I know that the statistic of women riders shows that we are a growing class, and I think it's great. There need to be more women rock bands, and there need to be more women bikers. But I don't consider myself a "biker chick", no. I'm just a girl who likes motorcycles.
I don't really adhere to any one dress style. I'm just myself. And maybe this is something that men don't think about that much, but women like to surround themselves by things that help define them. I mean, in my mind my V Star 950 is sexy, sleek, and rides smooth. It's a chill bike that looks good, and I like to keep it's company. Yeah, I will admit that my bike makes me feel cool. And I want it to look good. I want it to look clean, and well taken care of, and I want to look that way myself.
It's not about color coordinating the outfit to the bike or anything girly like that either. No, it's more practical than that. And I think maybe there would be a growing population of female riders out there who are similar to me.
I don't want to be, look, act, or dress any different. I mean, sure, yes, wear appropriate safety gear that looks good. ;-) But it's also about what the bike does for me. I love to ride. I love the freedom that comes with being on two wheels. And that little tank of gas can get me pretty far! Hanging into the corners, or just feeling the wind in the straight-aways.
Maybe there are more women out there like me, who can appreciate the sense of well being that a motorcycle can bring.

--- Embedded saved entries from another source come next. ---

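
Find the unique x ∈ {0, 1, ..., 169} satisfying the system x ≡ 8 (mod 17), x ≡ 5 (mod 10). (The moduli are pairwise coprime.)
The moduli 17, 10 are pairwise coprime, so by the CRT there is a unique solution mod 17·10 = 170.
Solve by successive substitution. Start with x ≡ 8 (mod 17).
  Combine with x ≡ 5 (mod 10): write x = 8 + 17·t and require 8 + 17·t ≡ 5 (mod 10), i.e. 17·t ≡ 5 − 8 ≡ 7 (mod 10). Since 17^(−1) ≡ 3 (mod 10) (17 ≡ 7 (mod 10)), t ≡ 3·7 ≡ 1 (mod 10). So x ≡ 8 + 17·1 = 25 (mod 170).
Unique solution in [0, 170): x = 25.

Final answer: x ≡ 25 (mod 170); the representative in [0, 170) is 25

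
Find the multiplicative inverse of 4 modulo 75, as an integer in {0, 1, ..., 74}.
4^(−1) ≡ 19 (mod 75)

Apply the extended Euclidean algorithm to (75, 4), tracking rows (r, s, t) with s·75 + t·4 = r. Each division r_prev = q·r_cur + r_new produces the new row as (previous row) − q·(current row):
  row A: (75, 1, 0)   [1·75 + 0·4 = 75]
  row B: (4, 0, 1)   [0·75 + 1·4 = 4]
  75 = 18·4 + 3   → row C = row A − 18·row B = (3, 1, −18)   [check: 1·75 − 18·4 = 3]
  4 = 1·3 + 1   → row D = row B − 1·row C = (1, −1, 19)   [check: −1·75 + 19·4 = 1]
  3 = 3·1 + 0   → remainder 0, stop. gcd = 1 (last nonzero row D).
The gcd is 1, so 4 is invertible mod 75. The last nonzero row gives −1·75 + 19·4 = 1, so t = 19. So 4^(−1) ≡ 19 (mod 75). Verify: 4 · 19 = 76 ≡ 1 (mod 75). ✓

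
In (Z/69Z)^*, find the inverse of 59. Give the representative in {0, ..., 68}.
Apply the extended Euclidean algorithm to (69, 59), tracking rows (r, s, t) with s·69 + t·59 = r. Each division r_prev = q·r_cur + r_new produces the new row as (previous row) − q·(current row):
  row A: (69, 1, 0)   [1·69 + 0·59 = 69]
  row B: (59, 0, 1)   [0·69 + 1·59 = 59]
  69 = 1·59 + 10   → row C = row A − 1·row B = (10, 1, −1)   [check: 1·69 − 1·59 = 10]
  59 = 5·10 + 9   → row D = row B − 5·row C = (9, −5, 6)   [check: −5·69 + 6·59 = 9]
  10 = 1·9 + 1   → row E = row C − 1·row D = (1, 6, −7)   [check: 6·69 − 7·59 = 1]
  9 = 9·1 + 0   → remainder 0, stop. gcd = 1 (last nonzero row E).
The gcd is 1, so 59 is invertible mod 69. The last nonzero row gives 6·69 − 7·59 = 1, so t = −7. So 59^(−1) ≡ −7 ≡ 62 (mod 69). Verify: 59 · 62 = 3658 ≡ 1 (mod 69). ✓

Final answer: 59^(−1) ≡ 62 (mod 69)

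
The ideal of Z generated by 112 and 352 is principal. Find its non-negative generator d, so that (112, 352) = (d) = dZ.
In the PID Z, (a, b) is generated by gcd(a, b). Compute gcd(352, 112) with the extended Euclidean algorithm, tracking rows (r, s, t) with s·352 + t·112 = r:
  row A: (352, 1, 0)   [1·352 + 0·112 = 352]
  row B: (112, 0, 1)   [0·352 + 1·112 = 112]
  352 = 3·112 + 16   → row C = row A − 3·row B = (16, 1, −3)   [check: 1·352 − 3·112 = 16]
  112 = 7·16 + 0   → remainder 0, stop. gcd = 16 (last nonzero row C).
So gcd(112, 352) = 16, with Bézout identity 1·352 − 3·112 = 16. Containment (⊇): the Bézout identity exhibits 16 as an element of (112, 352), giving (16) ⊆ (112, 352). Containment (⊆): since 16 | 112 and 16 | 352 (112 = 16·7, 352 = 16·22), every Z-linear combination of 112 and 352 is divisible by 16, so (112, 352) ⊆ (16). Therefore (112, 352) = (16), d = 16.

Final answer: (112, 352) = (16); d = 16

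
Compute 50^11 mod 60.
Use repeated squaring. Binary(11) = 1011. Walk through the bits of the exponent 11 left-to-right: at each bit after the leading one, square the running value, then multiply by 50 if the bit is 1 (always reducing mod 60):
  bit 1 = 1 (leading): start with 50.
  bit 2 = 0: square 50^2 = 2500 ≡ 40 (mod 60).
  bit 3 = 1: square 40^2 = 1600 ≡ 40; bit is 1, so multiply 40·50 = 2000 ≡ 20 (mod 60).
  bit 4 = 1: square 20^2 = 400 ≡ 40; bit is 1, so multiply 40·50 = 2000 ≡ 20 (mod 60).
Final value: 50^11 ≡ 20 (mod 60).

Final answer: 20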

I was lucky enough to cross the entire country on my motorcycle. And happy that I had an expert mechanic and experience rider to guide me on the trip. But it wasn't MY trip. It's not the trip that I had imagined. I wanted more glory than that. My trip would actually be more similar to a woman named Zoe Cano, who's book I'm reading right now titled, "Bonneville Go or Bust; On the Roads Less Traveled". She travels alone, on a Bonneville of course, from Boston to the West Coast, and takes a little over a month to do so.
I'm inspired by women who venture out on their own to have epic adventures. And yet I still find adventure and pleasure in taking quick rides on my beautiful New England back roads. And I still revel in the glory of having crossed the continent on my motorcycle. Even if it meant a sore butt after spending 7,185 miles in the saddle laboring the Interstates with my two wheels from here to the West Coast.

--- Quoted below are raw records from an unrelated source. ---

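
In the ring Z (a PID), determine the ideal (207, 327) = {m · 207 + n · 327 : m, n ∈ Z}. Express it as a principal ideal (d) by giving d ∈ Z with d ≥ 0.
(207, 327) = (3); d = 3

In the PID Z, (a, b) is generated by gcd(a, b). Compute gcd(327, 207) with the extended Euclidean algorithm, tracking rows (r, s, t) with s·327 + t·207 = r:
  row A: (327, 1, 0)   [1·327 + 0·207 = 327]
  row B: (207, 0, 1)   [0·327 + 1·207 = 207]
  327 = 1·207 + 120   → row C = row A − 1·row B = (120, 1, −1)   [check: 1·327 − 1·207 = 120]
  207 = 1·120 + 87   → row D = row B − 1·row C = (87, −1, 2)   [check: −1·327 + 2·207 = 87]
  120 = 1·87 + 33   → row E = row C − 1·row D = (33, 2, −3)   [check: 2·327 − 3·207 = 33]
  87 = 2·33 + 21   → row F = row D − 2·row E = (21, −5, 8)   [check: −5·327 + 8·207 = 21]
  33 = 1·21 + 12   → row G = row E − 1·row F = (12, 7, −11)   [check: 7·327 − 11·207 = 12]
  21 = 1·12 + 9   → row H = row F − 1·row G = (9, −12, 19)   [check: −12·327 + 19·207 = 9]
  12 = 1·9 + 3   → row I = row G − 1·row H = (3, 19, −30)   [check: 19·327 − 30·207 = 3]
  9 = 3·3 + 0   → remainder 0, stop. gcd = 3 (last nonzero row I).
So gcd(207, 327) = 3, with Bézout identity 19·327 − 30·207 = 3. Containment (⊇): the Bézout identity exhibits 3 as an element of (207, 327), giving (3) ⊆ (207, 327). Containment (⊆): since 3 | 207 and 3 | 327 (207 = 3·69, 327 = 3·109), every Z-linear combination of 207 and 327 is divisible by 3, so (207, 327) ⊆ (3). Therefore (207, 327) = (3), d = 3.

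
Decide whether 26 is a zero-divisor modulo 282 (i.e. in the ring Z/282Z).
YES

gcd(26, 282) = 2 > 1, so 26 is not a unit in Z/282Z. In Z/nZ every nonzero non-unit is a zero-divisor: explicitly, take b = 282/gcd = 141 ≠ 0 (mod 282); then 26·141 = 3666 = 13·282, i.e. 26·141 ≡ 0 (mod 282). So 26 is a zero-divisor.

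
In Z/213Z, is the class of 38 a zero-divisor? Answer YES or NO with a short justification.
NO

gcd(38, 213) = 1, so 38 is a unit in Z/213Z (it has a multiplicative inverse). A unit cannot be a zero-divisor: if 38·b ≡ 0 then multiplying both sides by 38^(−1) gives b ≡ 0. So 38 is not a zero-divisor.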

I gained confidence at high speeds, and learned exactly what my 'mid-weight cruiser' is really capable of. And let me tell you, it's capable. Here's a link to my thread about the trip I took out to Oregon... https://www.starbikeforums.com/forums...k-15-days.html
I am looking forward to a weekend in the Berkshires with the group of woman riders I've hooked up with. I've learned a lot from riding with them too. This is only my second serious year of riding, and I'm looking forward to many to come. I can't wait to see what new kinds of styles, interests, bike choices, gear choices I might find in the new emerging waves women riders there will be in the future.
For now, I just want to keep learning how to be a better rider, make wise decisions, and travel as many roads as I can on two wheels.